NSW continues to see high rates of infection and NSW Health is again reminding people to avoid visiting aged-care facilities if they are unwell, to prevent further outbreaks.
NSW Health’s Director of Communicable Disease, Dr Vicky Sheppeard, said while influenza activity is decreasing, the risk to the elderly is still of concern.
“There have been 11 additional deaths reported this week in people aged over 60 years, bringing the annual total to 90 deaths,” Dr Sheppeard said.
“In the year to date, there have been 178 confirmed influenza outbreaks in aged-care facilities, 24 of which were reported this week.
“Elderly people often have complex conditions that are aggravated by influenza, so while we know it is important to visit family and friends in aged-care facilities, if you are sick with the flu we are asking people to stay home until you have recovered.”
The latest weekly Influenza Surveillance Report
shows 5400 flu cases for the week ending 21 July, down from 6,779 notifications the previous week, taking the yearly total to 65,913.

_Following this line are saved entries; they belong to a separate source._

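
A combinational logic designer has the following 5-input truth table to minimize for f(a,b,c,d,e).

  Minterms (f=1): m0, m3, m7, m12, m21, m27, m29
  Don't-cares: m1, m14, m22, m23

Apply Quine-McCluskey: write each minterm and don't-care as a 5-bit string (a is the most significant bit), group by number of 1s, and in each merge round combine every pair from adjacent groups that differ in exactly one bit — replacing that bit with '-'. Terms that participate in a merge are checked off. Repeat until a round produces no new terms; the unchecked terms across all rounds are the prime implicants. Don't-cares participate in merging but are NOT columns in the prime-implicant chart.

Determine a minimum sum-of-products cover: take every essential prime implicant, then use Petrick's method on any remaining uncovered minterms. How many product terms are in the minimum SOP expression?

5

[col 0] 00000*, 00001*, 00011*, 00111*, 01100*, 01110*, 10101*, 10110*, 10111*, 11011, 11101*
[col 1] -0111, 00-11, 000-1, 0000-, 011-0, 1-101, 101-1, 1011-
Prime implicants: -0111, 00-11, 000-1, 0000-, 011-0, 1-101, 101-1, 1011-, 11011
PI chart (minterm → PIs covering it):
  0 | 0000-  (sole → essential)
  3 | 00-11,000-1
  7 | -0111,00-11
  12 | 011-0  (sole → essential)
  21 | 1-101,101-1
  27 | 11011  (sole → essential)
  29 | 1-101  (sole → essential)
Essential prime implicants: 0000-, 011-0, 1-101, 11011
Petrick residual → 00-11
Minimum SOP uses 5 PIs: a'b'de + a'b'c'd' + a'bce' + acd'e + abc'de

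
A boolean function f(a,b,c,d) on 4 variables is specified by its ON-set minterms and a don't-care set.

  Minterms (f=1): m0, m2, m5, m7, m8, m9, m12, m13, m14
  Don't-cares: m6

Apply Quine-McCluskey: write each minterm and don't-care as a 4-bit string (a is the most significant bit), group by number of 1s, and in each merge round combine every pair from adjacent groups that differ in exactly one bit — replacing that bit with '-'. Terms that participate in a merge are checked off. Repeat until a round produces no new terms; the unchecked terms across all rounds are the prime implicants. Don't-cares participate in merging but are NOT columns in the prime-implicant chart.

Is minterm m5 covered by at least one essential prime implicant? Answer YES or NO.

[col 0] 0000*, 0010*, 0101*, 0110*, 0111*, 1000*, 1001*, 1100*, 1101*, 1110*
[col 1] -000, -101, -110, 0-10, 00-0, 01-1, 011-, 1-00*, 1-01*, 100-*, 11-0, 110-*
[col 2] 1-0-
Prime implicants: -000, -101, -110, 0-10, 00-0, 01-1, 011-, 1-0-, 11-0
PI chart (minterm → PIs covering it):
  0 | -000,00-0
  2 | 0-10,00-0
  5 | -101,01-1
  7 | 01-1,011-
  8 | -000,1-0-
  9 | 1-0-  (sole → essential)
  12 | 1-0-,11-0
  13 | -101,1-0-
  14 | -110,11-0
Essential prime implicants: 1-0-

NO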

“While we are seeing cases decline, the flu is still about so it is important people remember to take steps to minimise its spread,” Dr Sheppeard said.
“People should cover their coughs and sneezes, wash their hands thoroughly and stay home if they are ill. Remember, vaccination is still your best protection and it is not too late to have a flu shot.”
Dr Sheppeard said 2.47 million doses of Government-funded flu vaccines have been distributed across NSW, including over 199,000 doses for children six months to three years, and 1.18 million doses for people 65 years and over. A free vaccine is still available for eligible people who have not yet had their shot.
Flu shots are free under the National Immunisation Program for pregnant women, people over 65 years of age, Aboriginal people and those with medical conditions such as asthma, diabetes and heart problems.
The NSW Government continues a strong investment on statewide immunisation programs including $2.6 million for free flu shots to children up to five years of age and a $1.5 million immunisation and influenza awareness campaign.
The NSW Government will invest about $130 million in the 2019-20 Immunisation Program budget, including Commonwealth and state vaccines.